Linhas para minha mãe
Para Veralúcia Regis do Nascimento Silva
Quando se aposentou, minha mãe cobrou do meu pai a promessa de retornar à cidade de onde saíramos em busca de melhores oportunidades. Meu pai, com estilo diplomático peculiar, perguntou se ela realmente queria voltar para nossa cidade, separando-se dos filhos com quem mantinha forte vínculo emocional. Três mil e seiscentos quilômetros não poderiam ser transpostos como se estivéssemos em cidades ou em bairros vizinhos.
Por uma necessidade que desconheço, minha mãe se justifica, enumerando as conquistas que obtivemos: duas especializações em saúde coletiva e em saúde mental concluídas exitosamente por meu pai assim como as ações comunitárias e altruístas desenvolvidas por ele; meu mestrado e minha especialização em história, domínio de três ou quatro idiomas e minha coluna de crítica literária no “Jornal de Assis”; os trabalhos manuais de Regis ou as dezenas de ofertas de trabalho recebidas por Jovian, que minha mãe não cansa de espalhar que é uma sumidade na área de informática.
Talvez por minha mãe e eu possuirmos o mesmo gênio irascível, a mesma franqueza esmagadora e a mesma impaciência temperamental encontramos algumas dificuldades para derrubarmos as barreiras que se constroem em decorrência de nossos embates.
Se as palavras faladas não fluem, as escritas registram permanentemente um sentimento de admiração profunda pela coragem, pela determinação e pela fé que movem minha mãe. Coragem, determinação e fé que não integram minha personalidade, mas que não me impedem de dizer que, ao sairmos de nossa cidade natal, demos o primeiro passo para transformações significativas. Nossa felicidade independe da cidade onde morávamos, onde moramos ou em que moraremos.
Não importam as especializações ou os trabalhos comunitários do meu pai, mas sim a paciência e a compreensão com as quais a tratará depois de compartilhar as angústias, os sofrimentos e as indignações.
Qual a relevância de eu gostar de ler, de falar três ou quatro idiomas ou de escrever no jornal? O que realmente importa é que entrarei em casa gritando, berrando, batendo nas mesas, chutando cadeiras, portas e móveis, perguntando se tem algum doido ali e minha mãe respondendo que acaba de chegar um.
O que vale a pena é saber que todos os dias minha mãe vasculhará e desordenará os objetos de Regis que, apenas semanas depois, descobrirá e reclamará com ela.
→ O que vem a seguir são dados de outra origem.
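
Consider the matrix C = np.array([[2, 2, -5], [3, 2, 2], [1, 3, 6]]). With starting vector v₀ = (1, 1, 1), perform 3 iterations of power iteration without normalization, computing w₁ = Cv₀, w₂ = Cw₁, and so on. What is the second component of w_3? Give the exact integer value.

w1 = Cv₀ = (2·1 + 2·1 + (-5)·1; 3·1 + 2·1 + 2·1; 1·1 + 3·1 + 6·1) = (-1, 7, 10)
w2 = Cw1 = (2·(-1) + 2·7 + (-5)·10; 3·(-1) + 2·7 + 2·10; 1·(-1) + 3·7 + 6·10) = (-38, 31, 80)
w3 = Cw2 = (-414, 108, 535)
The requested component of w3 is 108.

108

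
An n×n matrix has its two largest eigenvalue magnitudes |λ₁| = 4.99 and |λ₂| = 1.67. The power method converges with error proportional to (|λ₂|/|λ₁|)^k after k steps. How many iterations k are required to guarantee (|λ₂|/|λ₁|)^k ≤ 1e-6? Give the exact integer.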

Mas tem que ser assim, pois minha mãe não dormirá feliz caso não brigue com meu irmão do meio.
O que vale é saber que Jovian ouvirá atentamente suas dúvidas de computação e, com a habitual calma que admiro, lhe explicará sem reclamar os mesmos procedimentos explanados dezenas de vezes.
O que vale, o que vale mesmo, o que vale de verdade, é saber que formamos uma orquestra cujo instrumento principal é minha mãe. Assim como em qualquer orquestra, todos os instrumentos não são nem melhores, nem piores, nem maiores, nem menores, nem mais nem menos importantes, mas todos são imprescindíveis e indispensáveis, mas minha mãe, além de imprescindível e indispensável, é essencial.
Por isso, quando conversar com seus amigos da “nossa terra”, esclareça-lhes que não existe a “nossa terra”, mas sim a “nossa família”: a “nossa orquestra”, de que, com peculiaridades, discrepâncias, divergências e amor, carinho e solidariedade, eu me orgulho de ser apenas um aprendiz em busca de afinação onírica.
*Publicado originalmente no Jornal de Assis (Assis – SP) de 7 de maio de 2009.